Au même moment, Camille ressurgit dans l'encadrement de la porte visiblement satisfaite de ces grognements.

- C'est bon, on peut descendre! m'invita-t-elle.

Nous rejoignîmes la salle à manger où son père était déjà attablé. Sa mère s'affairait à poser les plats au centre de la table préférant ignorer le barnum qui venait de se jouer à l'étage. Probablement habitués à ces esclandres, ils ne se donnaient plus la peine de les relever ou s'en fichaient complètement.

- Bonsoir, bredouillai-je espérant que l'accueil paternel fut plus chaleureux.

- Bonsoir, jeune fille.

- Ana, Monsieur, rectifiai-je un peu trop rudement avant de me radoucir. Je m'appelle Ana.

- Charles, enchanté, me répondit-il en m'enjoignant à m'installer.

Camille s'était assise à la droite de son père qui trônait en bout de table, sa femme à sa gauche. Brice déboula dans la pièce d'un pas lourd et tira la chaise en face de moi, aussitôt suivi de Jon. Le repas se déroula sans heurt particulier. Charles s'attachait à entretenir une conversation variée pour ne pas porter attention aux verres que sa femme enchainait alors qu'il n'avait quant à lui pas encore fini le seul verre qu'il s'était servi. Comme des gamins, Jon et Brice ne cessaient de lancer à la tablée des regards amusés. Leurs messes-basses m'irritaient. Le nez dans mon assiette, je me forçai à avaler ce que Camille m'avait servi malgré mon faible appétit. Je n'avais pas eu le choix. Elle s'était emparée de mon assiette et m'avait mise une énorme portion de gratin et deux tranches de rôti de boeuf. En y ajoutant le fromage, le pain et le dessert, j'avais pris en une fois l'équivalent calorique de ces trois derniers jours. Les regards de Brice et Camille m'intimaient de ne pas en laisser une miette. J'obtempérai docilement pour en finir au plus vite. Quand nous sortîmes de table, j'avais des haut-le-cœur d'avoir sollicité si vivement mon estomac rétréci.

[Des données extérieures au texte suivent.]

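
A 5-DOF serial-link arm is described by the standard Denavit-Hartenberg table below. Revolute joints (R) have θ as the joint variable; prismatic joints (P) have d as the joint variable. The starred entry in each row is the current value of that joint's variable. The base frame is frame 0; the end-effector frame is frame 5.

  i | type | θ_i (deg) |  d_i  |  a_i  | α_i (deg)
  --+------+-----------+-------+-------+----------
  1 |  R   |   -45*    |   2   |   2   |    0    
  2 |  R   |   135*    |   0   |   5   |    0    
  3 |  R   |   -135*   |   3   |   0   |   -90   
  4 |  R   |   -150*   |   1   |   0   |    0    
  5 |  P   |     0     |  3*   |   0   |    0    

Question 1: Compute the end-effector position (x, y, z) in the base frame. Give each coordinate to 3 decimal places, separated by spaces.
after link 1: o_1 = (1.4142, -1.4142, 2.0000)
after link 2: o_2 = (1.4142, 3.5858, 2.0000)
after link 3: o_3 = (1.4142, 3.5858, 5.0000)
after link 4: o_4 = (2.1213, 4.2929, 5.0000)
after link 5: o_5 = (4.2426, 6.4142, 5.0000)

4.243 6.414 5.000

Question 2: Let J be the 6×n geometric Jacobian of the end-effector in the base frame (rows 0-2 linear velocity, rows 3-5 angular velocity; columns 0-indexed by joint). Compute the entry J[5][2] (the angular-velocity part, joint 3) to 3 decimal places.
axis z_2 = (0.0000,0.0000,1.0000); lever o_n−o_2 = (2.8284,2.8284,3.0000)
cross product → J_v[:, 2] = (-2.8284,2.8284,0.0000)
J_ω[:, 2] = z_2
entry J[5][2] = 1.0000

1.000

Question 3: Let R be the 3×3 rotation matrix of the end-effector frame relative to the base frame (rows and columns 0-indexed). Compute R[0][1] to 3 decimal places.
0.354

End-effector y-axis (col 1 of R) = (0.3536,-0.3536,0.8660)
R[0][1] = 0.3536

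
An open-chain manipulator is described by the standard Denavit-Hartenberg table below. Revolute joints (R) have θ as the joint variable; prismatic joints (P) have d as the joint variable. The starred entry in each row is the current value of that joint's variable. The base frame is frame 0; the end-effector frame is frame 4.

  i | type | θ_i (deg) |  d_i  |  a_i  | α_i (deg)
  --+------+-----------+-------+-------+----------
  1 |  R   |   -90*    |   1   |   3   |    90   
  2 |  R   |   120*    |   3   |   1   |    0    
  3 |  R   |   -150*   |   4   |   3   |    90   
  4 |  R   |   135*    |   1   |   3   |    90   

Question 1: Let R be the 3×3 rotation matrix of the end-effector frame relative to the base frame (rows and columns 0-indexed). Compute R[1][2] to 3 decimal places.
End-effector z-axis (col 2 of R) = (-0.7071,-0.6124,-0.3536)
R[1][2] = -0.6124

-0.612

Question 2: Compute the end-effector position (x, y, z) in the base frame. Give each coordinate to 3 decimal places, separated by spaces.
-9.121 -2.761 0.561

after link 1: o_1 = (0.0000, -3.0000, 1.0000)
after link 2: o_2 = (-3.0000, -2.5000, 1.8660)
after link 3: o_3 = (-7.0000, -5.0981, 0.3660)
after link 4: o_4 = (-9.1213, -2.7610, 0.5607)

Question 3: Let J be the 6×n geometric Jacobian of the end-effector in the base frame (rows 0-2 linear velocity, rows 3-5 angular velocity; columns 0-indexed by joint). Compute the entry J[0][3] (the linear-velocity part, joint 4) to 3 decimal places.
axis z_3 = (-0.0000,0.5000,-0.8660); lever o_n−o_3 = (-2.1213,2.3371,0.1946)
cross product → J_v[:, 3] = (2.1213,1.8371,1.0607)
J_ω[:, 3] = z_3
entry J[0][3] = 2.1213

2.121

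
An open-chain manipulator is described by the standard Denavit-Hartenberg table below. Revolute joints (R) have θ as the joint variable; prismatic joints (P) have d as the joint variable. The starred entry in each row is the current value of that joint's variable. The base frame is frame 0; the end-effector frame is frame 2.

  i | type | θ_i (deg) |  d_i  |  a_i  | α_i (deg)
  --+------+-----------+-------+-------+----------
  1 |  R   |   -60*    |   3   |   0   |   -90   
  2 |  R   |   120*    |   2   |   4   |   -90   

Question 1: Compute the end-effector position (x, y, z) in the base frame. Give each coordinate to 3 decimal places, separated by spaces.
0.732 2.732 -0.464

after link 1: o_1 = (0.0000, 0.0000, 3.0000)
after link 2: o_2 = (0.7321, 2.7321, -0.4641)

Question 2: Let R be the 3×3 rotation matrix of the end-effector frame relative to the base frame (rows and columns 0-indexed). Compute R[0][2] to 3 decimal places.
-0.433

End-effector z-axis (col 2 of R) = (-0.4330,0.7500,0.5000)
R[0][2] = -0.4330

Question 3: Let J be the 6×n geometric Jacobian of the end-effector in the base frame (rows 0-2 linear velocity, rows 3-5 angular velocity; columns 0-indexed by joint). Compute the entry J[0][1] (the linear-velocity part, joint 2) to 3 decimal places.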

Après le repas, nous rejoignîmes sa chambre en silence. Pour éviter que son attention se porta sur moi, je préférai d'emblée orienter la conversation sur elle.

- Camille, tu ne m'as jamais raconté ce qu'il s'était passé avec Lionel?

- C'est de l'histoire ancienne, évinça-t-elle en partant se changer dans la salle de bain, son pyjama dans le creux de son bras.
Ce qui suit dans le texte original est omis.